Continuing the theme of restaurants found in out of the way places, the Brickhouse is certainly a venue that doesn't keep in touch with its surroundings. It's in Banglatown, that warren of streets east of Bishopsgate that includes Brick Lane. Among the curry houses and sub-continental supermarkets sits the Truman Brewery, an exhibition space that also shelters natty pubs, a South African barbecue joint and the Brickhouse.

It is a combination nightclub, cabaret and restaurant. The entrance is whitewashed walls and formica counter, but once you get through the plain white door, there's a dance floor, mood lighting, an interesting bar, and wait staff dressed all in black. The booths on the second floor are great for viewing the little stage, where anything from jazz to Cirque du Soleil style mid-air acrobatics is staged.

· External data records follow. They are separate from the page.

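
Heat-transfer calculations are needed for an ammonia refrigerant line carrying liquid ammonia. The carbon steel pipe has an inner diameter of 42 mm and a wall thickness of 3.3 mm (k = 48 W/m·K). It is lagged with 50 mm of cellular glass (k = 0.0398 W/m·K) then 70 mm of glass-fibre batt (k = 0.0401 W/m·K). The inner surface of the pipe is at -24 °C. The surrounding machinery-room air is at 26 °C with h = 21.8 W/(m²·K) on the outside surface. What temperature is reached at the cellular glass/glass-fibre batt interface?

Cylindrical conduction, so R = ln(r₂/r₁)/(2πkL) per layer, in series:
R_carbon steel pipe wall = ln(24.3/21)/(2π×48×1) = 4.839×10^-4 K/W
R_cellular glass = ln(74.3/24.3)/(2π×0.0398×1) = 4.469 K/W
R_glass-fibre batt = ln(144.3/74.3)/(2π×0.0401×1) = 2.635 K/W
R_outer film = 1/(h_o·2πr_oL) = 1/(21.8×2π×0.1443×1) = 0.05059 K/W
R_total = 7.155 K/W
Q = ΔT/R_total = 50/7.155
Q = 6.99 W/m
T_interface = T_inner + Q·ΣR(inner→interface) = -24 + 6.99×4.47

T ≈ 7.24 °C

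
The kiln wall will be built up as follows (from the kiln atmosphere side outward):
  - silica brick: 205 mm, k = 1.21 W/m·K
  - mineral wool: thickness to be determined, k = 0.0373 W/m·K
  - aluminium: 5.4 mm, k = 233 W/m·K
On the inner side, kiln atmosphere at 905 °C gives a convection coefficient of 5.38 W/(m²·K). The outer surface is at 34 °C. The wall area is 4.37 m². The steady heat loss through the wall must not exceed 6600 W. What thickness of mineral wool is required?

Thermal resistances in series:
R_inner film = 1/(h_i·A) = 1/(5.38×4.37) = 0.04253 K/W
R_silica brick = L/(kA) = 0.205/(1.21×4.37) = 0.03877 K/W
R_aluminium = L/(kA) = 0.0054/(233×4.37) = 5.303×10^-6 K/W
Sum of the known resistances R_other = 0.08131 K/W
Required total resistance R_tot = ΔT/Q_allow = 871/6600 = 0.132 K/W
R_mineral wool = R_tot − R_other = 0.05066 K/W
L = R·k·A = 0.05066×0.0373×4.37

L ≈ 8.26 mm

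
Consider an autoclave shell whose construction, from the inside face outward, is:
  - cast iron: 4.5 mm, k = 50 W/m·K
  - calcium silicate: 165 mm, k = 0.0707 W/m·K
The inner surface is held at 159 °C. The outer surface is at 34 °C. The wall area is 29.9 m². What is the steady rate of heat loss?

Treating each layer as a thermal resistance in series:
R_cast iron = L/(kA) = 0.0045/(50×29.9) = 3.01×10^-6 K/W
R_calcium silicate = L/(kA) = 0.165/(0.0707×29.9) = 0.07805 K/W
R_total = 0.07806 K/W
Q = ΔT / R_total = 125 / 0.07806

Q ≈ 1600 W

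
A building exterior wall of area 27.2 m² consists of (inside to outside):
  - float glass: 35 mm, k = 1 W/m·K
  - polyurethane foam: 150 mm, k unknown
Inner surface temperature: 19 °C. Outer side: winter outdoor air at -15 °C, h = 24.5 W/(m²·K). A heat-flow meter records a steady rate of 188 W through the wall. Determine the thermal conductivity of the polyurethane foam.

Using the resistance-network approach (series):
R_float glass = L/(kA) = 0.035/(1×27.2) = 0.001287 K/W
R_outer film = 1/(h_o·A) = 1/(24.5×27.2) = 0.001501 K/W
Sum of known resistances R_other = 0.002787 K/W
Total R = ΔT/Q = 34/188 = 0.1809 K/W
R_polyurethane foam = R_total − R_other = 0.1781 K/W
k = L/(R·A) = 0.15/(0.1781×27.2)

k ≈ 0.031 W/(m·K)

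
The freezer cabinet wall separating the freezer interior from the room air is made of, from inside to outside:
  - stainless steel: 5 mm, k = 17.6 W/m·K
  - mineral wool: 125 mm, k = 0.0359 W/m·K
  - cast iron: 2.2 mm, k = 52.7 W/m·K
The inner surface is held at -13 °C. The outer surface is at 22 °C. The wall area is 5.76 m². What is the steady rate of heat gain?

Q ≈ 57.9 W

Model the wall as resistances in series:
R_stainless steel = L/(kA) = 0.005/(17.6×5.76) = 4.932×10^-5 K/W
R_mineral wool = L/(kA) = 0.125/(0.0359×5.76) = 0.6045 K/W
R_cast iron = L/(kA) = 0.0022/(52.7×5.76) = 7.248×10^-6 K/W
R_total = 0.6046 K/W
Q = ΔT / R_total = 35 / 0.6046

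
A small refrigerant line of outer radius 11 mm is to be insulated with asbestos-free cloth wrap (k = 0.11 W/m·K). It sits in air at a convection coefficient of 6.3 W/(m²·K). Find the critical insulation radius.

For a cylinder r_cr = k/h = 0.11/6.3
r_cr = 17.5 mm; since the bare radius (11 mm) is below r_cr, adding a thin layer of insulation will *increase* heat loss.

r_cr ≈ 17.5 mm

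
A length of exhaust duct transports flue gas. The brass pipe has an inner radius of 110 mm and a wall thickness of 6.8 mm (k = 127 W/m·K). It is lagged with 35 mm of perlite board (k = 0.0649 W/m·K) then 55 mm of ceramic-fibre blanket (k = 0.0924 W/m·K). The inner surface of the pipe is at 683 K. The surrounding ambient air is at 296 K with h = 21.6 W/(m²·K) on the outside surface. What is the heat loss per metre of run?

q′ ≈ 320 W/m

For a radial system each layer contributes R = ln(r_out/r_in)/(2πkL); films add R = 1/(hA).
R_brass pipe wall = ln(116.8/110)/(2π×127×1) = 7.517×10^-5 K/W
R_perlite board = ln(151.8/116.8)/(2π×0.0649×1) = 0.6428 K/W
R_ceramic-fibre blanket = ln(206.8/151.8)/(2π×0.0924×1) = 0.5326 K/W
R_outer film = 1/(h_o·2πr_oL) = 1/(21.6×2π×0.2068×1) = 0.03563 K/W
R_total = 1.211 K/W
Q = ΔT/R_total = 387/1.211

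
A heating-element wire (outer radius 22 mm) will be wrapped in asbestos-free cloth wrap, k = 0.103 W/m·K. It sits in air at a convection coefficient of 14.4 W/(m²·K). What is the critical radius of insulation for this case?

r_cr ≈ 7.15 mm

For a cylinder r_cr = k/h = 0.103/14.4
r_cr = 7.15 mm; since the bare radius (22 mm) is above r_cr, any added insulation will reduce heat loss.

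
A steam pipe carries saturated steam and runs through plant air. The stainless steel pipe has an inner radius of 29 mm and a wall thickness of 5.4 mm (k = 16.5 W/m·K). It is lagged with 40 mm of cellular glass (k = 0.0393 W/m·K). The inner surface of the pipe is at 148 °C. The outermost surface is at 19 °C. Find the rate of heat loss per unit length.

q′ ≈ 41.3 W/m

Treating each annulus and film as a series resistance:
R_stainless steel pipe wall = ln(34.4/29)/(2π×16.5×1) = 0.001647 K/W
R_cellular glass = ln(74.4/34.4)/(2π×0.0393×1) = 3.124 K/W
R_total = 3.126 K/W
Q = ΔT/R_total = 129/3.126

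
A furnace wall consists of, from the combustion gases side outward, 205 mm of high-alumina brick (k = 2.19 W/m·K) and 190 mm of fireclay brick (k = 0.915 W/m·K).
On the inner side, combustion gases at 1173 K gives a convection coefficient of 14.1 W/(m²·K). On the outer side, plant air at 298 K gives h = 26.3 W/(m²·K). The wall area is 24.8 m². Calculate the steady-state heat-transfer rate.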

I visited while on a stag night. There were 6 of us and we took a booth on the second floor. If you're seated on the edge of the booth though, like I was, it's a little difficult to see the performance. It's a startlingly intimate venue; we witnessed a cabaret show, where the androgynous performer twirled on a rope a'la Cirque du Soleil at second floor level. She would have smacked the watching diners in the head if she had extended her foot just a little further.

The Brickhouse
152c Brick Lane
London E1 6RU
+44 (0) 20 7247 0005

The food is served as a set menu of three courses. I started with tomato consomme, which was probably the most innovative dish I've eaten outside the Fat Duck so far. The idea of a tomato consomme is unusual enough in itself - it's the distillation of essence of tomato into a pale pink clear broth. The chef (the kitchen is headed by Matthew Reuther) had paired it with diced cucumber and a scoop of goat's cheese sorbet topped with a deep-fried, crispy basil leaf. The flavours went very well together, refreshing and unusual (if slightly unattractive in appearance after the sorbet melted).

I then had lamb done 2 ways - roasted chops encrusted with bacon bits and breadcrumbs, and poached pieces of what tasted like the rib eye on samphire. Accompanying these were semolina dumplings, a single roast cherry tomato, and a balsamic reduction of jus. The chops were perfectly done and perfectly enjoyable, but the samphire seemed to be a tad overcooked. But just a tad.

At this point I was starting to get more than a little annoyed at the service. We had waited about an hour for our main course, and told our waiter so. He apologised and was kind enough to put the side dishes (mash, roast carrots and green beans) as well as another round of drinks on the house. So we decided to order our desserts.

For dessert, I was very interested in the Eccles cake with Stilton ice cream, but as it took too long I decided to opt for the cappucino creme brulee instead. It came in a cappucino cup, milk foam sprinkled with cocoa powder overlaying a coffee-flavoured creme brulee. The sugar shell was nice and thick the way I like it, but I think overall it was too sweet. I would probably have preferred the Eccles cakes.

The hens then joined the stags after dessert, and everyone went down to the dance floor. Round about midnight, they had cleared away the tables from the dance floor, switching from restaurant to nightclub. The music was a mixture of contemporary hip-hop and dance, not quite to my taste, and anyway the Pretty Lady was waiting at home, so I said goodbye to both groom- and bride-to-be, and left.

Would I go back? Yes - for the tomato consomme alone, if nothing else. The chef is talented and creative, and I enjoyed his food very much. I think the Pretty Lady would too.

Scores:

16 July 2008: TFQ = 26, CS = 27, S = 10, AD = 8, VfM = 6. Total = 77 points.

*but only because of the poor service.